I had three (3!) interviews yesterday. (Yes, I slept well last night, thanks for asking.) All went great. Two of them were for consulting services sales positions (don't laugh), and one was for a Director of Pre-Sales position at a small Supply Chain Management vendor. I just got off the phone with Bob, the recruiter who had been lining up interviews with these IT Consultancies. Poor guy. He has been working his tail off for me. It's not easy. These IT Consulting Services sales positions are highly lucrative, and the hiring managers expect that you have a significant track record, 5, 10 years long, of success in the role. Me? I have none. I sold software, and sometimes services came with the deal. So the interviews have been uphill struggles, and I've had to work very hard to demonstrate I have what they're looking for, despite my utter lack of experience. Bob has been very helpful in this regard; so I could hear the pain in his voice.

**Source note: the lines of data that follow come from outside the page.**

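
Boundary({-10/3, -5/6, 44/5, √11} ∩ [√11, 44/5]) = {44/5, √11}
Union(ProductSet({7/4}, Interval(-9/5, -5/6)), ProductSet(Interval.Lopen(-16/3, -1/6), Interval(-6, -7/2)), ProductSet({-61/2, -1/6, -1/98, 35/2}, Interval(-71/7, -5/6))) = Union(ProductSet({7/4}, Interval(-9/5, -5/6)), ProductSet({-61/2, -1/6, -1/98, 35/2}, Interval(-71/7, -5/6)), ProductSet(Interval.Lopen(-16/3, -1/6), Interval(-6, -7/2)))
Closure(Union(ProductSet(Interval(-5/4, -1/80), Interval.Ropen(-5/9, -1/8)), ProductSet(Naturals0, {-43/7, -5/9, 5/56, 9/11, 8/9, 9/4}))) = Union(ProductSet(Interval(-5/4, -1/80), Interval(-5/9, -1/8)), ProductSet(Naturals0, {-43/7, -5/9, 5/56, 9/11, 8/9, 9/4}))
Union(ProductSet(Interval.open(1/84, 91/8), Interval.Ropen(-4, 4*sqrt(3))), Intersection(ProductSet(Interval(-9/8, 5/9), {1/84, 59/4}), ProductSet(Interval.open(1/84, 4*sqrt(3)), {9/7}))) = ProductSet(Interval.open(1/84, 91/8), Interval.Ropen(-4, 4*sqrt(3)))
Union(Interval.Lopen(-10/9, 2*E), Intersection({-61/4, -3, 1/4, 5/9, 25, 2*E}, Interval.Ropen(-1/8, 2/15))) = Interval.Lopen(-10/9, 2*E)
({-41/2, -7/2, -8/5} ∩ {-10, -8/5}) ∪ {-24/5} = {-24/5, -8/5}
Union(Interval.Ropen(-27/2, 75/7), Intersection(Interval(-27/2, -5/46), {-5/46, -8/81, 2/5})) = Interval.Ropen(-27/2, 75/7)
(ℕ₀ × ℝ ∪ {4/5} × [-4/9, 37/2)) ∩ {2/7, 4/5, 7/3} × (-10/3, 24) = {4/5} × [-4/9, 37/2)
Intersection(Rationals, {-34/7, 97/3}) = {-34/7, 97/3}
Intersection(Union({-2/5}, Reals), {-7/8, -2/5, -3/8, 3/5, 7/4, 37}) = {-7/8, -2/5, -3/8, 3/5, 7/4, 37}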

"Aw2pp, they like you a lot. You've convinced them that you are what they are looking for, and that you fit the profile of successful people in their company. In fact..."
(Get ready, here it comes)
"... a month ago, they'd be working on putting together your offer at this point. And maybe a month from now, they'll be working on your offer. But they just promoted their Sales Manager to Branch Manager. And right now, without a sales manager in place, they don't think they can give you the support, the resources you need to be successful."
Thoughtful pause on my end. Then, "So, Bob, how you doing working on getting them a Sales Manager? Anything I can do to help?"
I have mixed feelings on this. I would like to make the kind of money these positions supposedly command, and of course would highly prefer an offer over any other outcome. But I never sufficiently overcame my own doubts about whether I could make this kind of transition. Clearly I did a fair job of stifling those doubts, since I got (yet another) almost-but-not-quite offer. So although I would rather be evaluating an offer at this point, there is a small sense of satisfaction at having overcome their initial, highly significant doubts about me. Either way, poor Bob is working the phones with the next IT Consultancy on his list, with whom we'll restart the whole exercise possibly as soon as tomorrow.
The good news here is that the third position I interviewed for yesterday, the Pre-Sales Director position is a much closer fit to my profile. The company is comfortable with my sales and technology background, but (here it comes) has some reservations about how little SCM work I have done. So, for now, they are going to continue their conversations with two other candidates. Nevertheless, the inside scoop suggests I might be a better fit than those guys. We'll see. This should conclude quickly, possibly as soon as this week.
With all this going on, I've not had any time to sit at the piano. I made very little progress either on Le Onde as my recital piece, or assignments in Alfred's. And based on this, I admitted to the piano teacher that I didn't think I was going to have Le Onde ready in six weeks. I might be able to struggle through it by that point, if I did nothing else in the meantime. But I think it would be highly unlikely, in that case, that I would be far enough along with it to perform in front of, you know, actual people. For this reason, I Due Fiumi is now my recital piece. Expect a Youtube clip sometime after the June recital.
If I can get Le Onde presentable, I'll let you hear it. Sometime before Labor Day, perhaps. Thanksgiving maybe. Almost certainly in time for recital day, June, 2010.
- Aw2pp, whose cold calling skills are getting a real workout in this jobless period.